Monthly Archives: September 2013

All in the Family

     As far as Alex Shepherd was concerned, all of his sons-in-law were (in his words) “sons of bitches”. So, for his daughters, getting married had to be done surreptitiously. One of them, Maude, my grandmother, managed to accomplish the feat under the pretext of leaving the house to go to choir practice.

      Apparently, no man was good enough for any of my great-grand father’s daughters. In my grandmother’s case, I wondered if his objections had anything to do with the fact the son-in-law – my grandfather – was black. Alex and Maude also were black, but Alex – I’m told by my mother who remembers him well – looked like a Native American; his father, Tobe, looks like a white man in the photograph I have. My grandmother, like my mother, was light-skinned. My mother says she doesn’t think her father’s dark complexion was the problem for her grandfather; Alex’s last wife was a dark-skinned woman. Alex’ problem, according to my mother, was just being “mean as a snake”.

      My immediate family, like my mother’s and many others found throughout the African diaspora of North, Central and South America and the Caribbean, is one of those families in which siblings range from dark to light and everything in between. This can save families from succumbing to the pernicious skin-color prejudice still practiced by some blacks.

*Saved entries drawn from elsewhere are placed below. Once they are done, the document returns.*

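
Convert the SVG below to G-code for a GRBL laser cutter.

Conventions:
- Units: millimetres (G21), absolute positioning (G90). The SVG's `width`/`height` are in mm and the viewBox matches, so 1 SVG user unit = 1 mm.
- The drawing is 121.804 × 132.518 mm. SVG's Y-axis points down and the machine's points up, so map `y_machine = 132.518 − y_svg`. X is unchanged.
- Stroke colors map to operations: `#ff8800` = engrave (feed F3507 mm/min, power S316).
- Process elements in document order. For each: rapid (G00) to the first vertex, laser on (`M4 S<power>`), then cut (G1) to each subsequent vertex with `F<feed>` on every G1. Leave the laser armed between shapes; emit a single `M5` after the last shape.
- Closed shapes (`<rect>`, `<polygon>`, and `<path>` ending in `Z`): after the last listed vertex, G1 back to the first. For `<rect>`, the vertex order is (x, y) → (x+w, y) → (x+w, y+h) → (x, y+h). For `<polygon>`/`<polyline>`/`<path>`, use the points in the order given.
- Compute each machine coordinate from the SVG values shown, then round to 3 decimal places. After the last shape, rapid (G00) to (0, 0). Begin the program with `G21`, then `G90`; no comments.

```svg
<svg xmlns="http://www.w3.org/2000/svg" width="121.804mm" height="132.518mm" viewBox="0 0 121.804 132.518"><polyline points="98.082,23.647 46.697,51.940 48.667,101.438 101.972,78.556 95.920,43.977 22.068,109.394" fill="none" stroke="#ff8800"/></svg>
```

G21
G90
G00 X98.082 Y108.871
M4 S316
G1 X46.697 Y80.578 F3507
G1 X48.667 Y31.080 F3507
G1 X101.972 Y53.962 F3507
G1 X95.920 Y88.541 F3507
G1 X22.068 Y23.124 F3507
M5
G00 X0.000 Y0.000

Since the viewBox matches the mm dimensions, user units are millimetres directly. The only transform is the Y-flip y_m = 132.518 − y_svg.

Shape 1 is a open polyline drawn with `<polyline>`. Its stroke #ff8800 means engrave at S316, F3507. After flipping Y the toolpath is (98.082,108.871) → (46.697,80.578) → (48.667,31.080) → (101.972,53.962) → (95.920,88.541) → (22.068,23.124).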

      In the rural Alabama of my mother’s youth, the attitudes of whites presented enough problems with which blacks had to deal. In the insular world of black Washington, a cocoon-like community often shielded from the everyday vagaries of white bigotry, my father’s challenge was different. That challenge comes to mind with the recent publication of First Class, journalist Alison Stewart’s telling of the story of America’s first black public high school: Dunbar, my father’s high school.

      I’ve long been familiar with the illustrious history of the school, as well as its less savory one. This city, an early enclave for blacks, was notorious for the practice of the so-called brown-paper-bag test; blacks darker than the bag often were not welcomed by blacks who were lighter. Social and cultural clubs and organizations, schools and even churches were not above participating in the practice. Dunbar was no different. Though it may not have been the official policy of the school, skin-tone snobbery was a socially accepted sentiment that permeated it. Knowing this, I once asked my father, – way too dark to have passed that test – if his experiences at Dunbar reflected this history. They had.

      We like to think those practices are no longer an issue, but that is wishful thinking. There’s been a great lessening of the beliefs that undergirded the practice, so much so that it now seems to be individual belief rather than mainstream sentiment, but there is no shortage of people who still think that way.

      I don’t want to leave the impression the South was free of all of this. I’m reminded of a story about an aunt in Alabama (mentioned in an earlier post) who was told by an old mentor about the valedictorian of the graduating class at a black, Catholic high school. The mentor, who looked like a white woman, mentioned to my aunt, in a disapproving tone, that the valedictorian was “a little dark-skinned girl”. She felt free to speak that way because she assumed my aunt, who was light, would feel the same way. She did not know that dark-skinned valedictorian was my aunt’s niece, my cousin, one of Alex Shepherd’s great-granddaughters.